Zu b) : Aus Gravitationskraft und Schub kannst du die Beschleunigung ausrechnen, denn:

- m * g + u * (dm/dt) = m * a

Avatar von 3,9 k

Warum nehme ich die Gravitationskraft? Also F = m*a ergibt für mich Sinn, aber was für Wechselwirkende Massen ich denn? Kann ich den Antriebsstoff und die Rakete als separate Massen betrachten? Und benötige ich denn nicht den Abstand der Massen? Soweit ich weiß ist die Gleichung für Gravitationskraft F = G*m1*m2/r2

Ich habe soeben meinen Denkfehler bemerkt... Sie hebt ja von der Erde ab. Ich habe den Ansatz von Karl60 angewandt und auf die Gleichung: $$a = \frac{\dot{m}*u}{m_0}$$

Da kriege ich 12 m/s² raus. Diese 12 - 9,81 ergibt dann meine Endbeschleunigung oder?
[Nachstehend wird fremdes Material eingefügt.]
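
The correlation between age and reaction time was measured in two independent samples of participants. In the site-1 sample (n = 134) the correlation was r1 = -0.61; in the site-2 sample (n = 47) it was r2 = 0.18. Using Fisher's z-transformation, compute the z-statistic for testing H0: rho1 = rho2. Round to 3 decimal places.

-5.113

Fisher z-transforms: z1 = atanh(-0.61) = -0.708921, z2 = atanh(0.18) = 0.181983; difference d = -0.890904
Var(d) = 1/131 + 1/44 = 0.0076336 + 0.0227273 = 0.0303609
z = d/√Var(d) = -0.890904 / √0.0303609 = -0.890904 / 0.174244 = -5.113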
wenn die Schubkraft genauso groß wäre wie die Gravitationskraft (Gewichtskraft), dann bewegt sich dir Rakete nicht, erst der Anteil der Schubkraft über der Graviationskraft führt zu einer Beschleunigung. Die Formel in deinem Kommentar gilt für allgemeine Gravitationskraft.

Warum nehme ich die Gravitationskraft?

Weil die Gravitationskraft der Schubkraft entgegen wirkt.

Kann ich den Antriebsstoff und die Rakete als separate Massen betrachten?

Ja, wenn dir die Rechnung ansonsten zu einfach ist und du die entsprechenden Daten hast, kannst du das machen. In der von mir angegebenen Gleichung ist m die gesamte Startmasse, also gleich m0.

Und benötige ich denn nicht den Abstand der Massen? Soweit ich weiß ist die Gleichung für Gravitationskraft F = G*m1*m2/r2.

Die Rakete wird als punktförmige Masse an der Erdoberfläche angesehen, so dass du mit FG = m * g rechnen darfst. Genauere Rechnungen werden nicht verlangt und dafür fehlen auch die entsprechenden Daten. Rechne doch mal mit beiden Formeln und ermittle, wie groß die Differenz der Ergebnisse ist.

Ich habe vorausgesetzt, dass die Rakete von der Erde aus startet, obwohl das aus dem Aufgabentext nicht hervorgeht.